東日本大震災の地震と津波で電源を失い、炉心溶融(メルトダウン)を起こした東京電力福島第1原発の事故から11年が過ぎた。事故後30~40年かかるとされる廃炉工程の中、直面する難題の一つは、放射性物質を含んだ「処理水」の処分である。
溶け落ちた核燃料(デブリ)を冷却した水と、原子炉建屋の地下水などが混じった汚染水は、浄化した処理水にして来年春ごろから海洋放出される。政府がその方針を決め、東電が準備を進めている。
政府は基準を満たせば環境に影響がないと言うが、風評被害を懸念する漁業関係者らの反対の声は強い。地元との話し合いがつかないままの海洋放出は到底容認できない。
処理水は技術的に放射性物質トリチウムの除去ができない。それが約130万トンに達し、増え続ける。敷地内の貯水タンクの容量は、来年春ごろ満杯になると試算される。海洋放出はいわば「時間切れ」の結論であり、問題を先送りし続けた政府と東電の責任は重いというしかない。
海洋放出で水産物の販売減や価格下落などの風評被害が起きた場合、政府は国費で買い取る検討をしている。安全性のPRも行うという。
しかし福島の漁業者が望むのは、補償よりも漁業の復興である。昨年春、ようやく試験操業から本格操業への移行期間に入り、11月には被災した県内の10漁港を全て復旧し終えた。
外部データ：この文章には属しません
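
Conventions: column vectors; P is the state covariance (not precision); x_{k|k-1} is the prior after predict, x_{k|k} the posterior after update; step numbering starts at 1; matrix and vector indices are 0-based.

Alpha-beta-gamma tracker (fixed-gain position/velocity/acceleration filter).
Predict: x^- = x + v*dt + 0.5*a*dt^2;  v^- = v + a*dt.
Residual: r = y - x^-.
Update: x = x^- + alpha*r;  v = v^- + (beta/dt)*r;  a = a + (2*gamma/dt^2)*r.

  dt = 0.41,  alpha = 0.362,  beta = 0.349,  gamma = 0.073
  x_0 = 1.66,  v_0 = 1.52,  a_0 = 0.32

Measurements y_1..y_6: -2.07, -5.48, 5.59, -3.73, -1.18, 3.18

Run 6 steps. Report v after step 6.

step 1: x_pred=2.3101  r=-4.3801  x^+=0.7245  v^+=-2.0772  a^+=-3.4842
step 2: x_pred=-0.4200  r=-5.0600  x^+=-2.2517  v^+=-7.8129  a^+=-7.8790
step 3: x_pred=-6.1173  r=11.7073  x^+=-1.8792  v^+=-1.0779  a^+=2.2891
step 4: x_pred=-2.1288  r=-1.6012  x^+=-2.7084  v^+=-1.5023  a^+=0.8984
step 5: x_pred=-3.2489  r=2.0689  x^+=-2.4999  v^+=0.6270  a^+=2.6952
step 6: x_pred=-2.0163  r=5.1963  x^+=-0.1352  v^+=6.1553  a^+=7.2084

v_post = 6.1553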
放出が「最悪のタイミング」と嘆く地元の思いは理解できる。
東電はトリチウムを国の基準の数十分の1程度まで海水で薄め、海底トンネルで沖合約1キロに放出し、拡散させるとしている。また、環境省などの海洋モニタリング(監視)は12カ所から50カ所程度に増やす。
トリチウムは国内外の原発が排出しているものだ。だが市民団体などからは「原発の日常運転による放出とは異なる」との指摘も出ている。政府には、国民の疑念に真摯(しんし)に向き合い、放出に関する科学的根拠を丁寧に説明する姿勢が欠かせない。
国際原子力機関(IAEA)の調査団も先月、海洋放出の安全性確認のために来日した。4月の報告では客観的で公平な検証を望みたい。
デブリは1~3号機で計880トンとされる。今年2号機の取り出しを始める予定だが、1号機では先月、デブリの可能性のあるものが確認されたばかりだ。廃炉に向け、全量を取り出す見通しは立っていない。
デブリがある限り、処理水の問題は解消されない。東電はタンクの「満杯」を主張するが、増設をしてでも、政府と東電は地元との対話を継続し、納得できる処理方法を探るべきだ。禍根を残す拙速な海洋放出の強行は避けなければならない。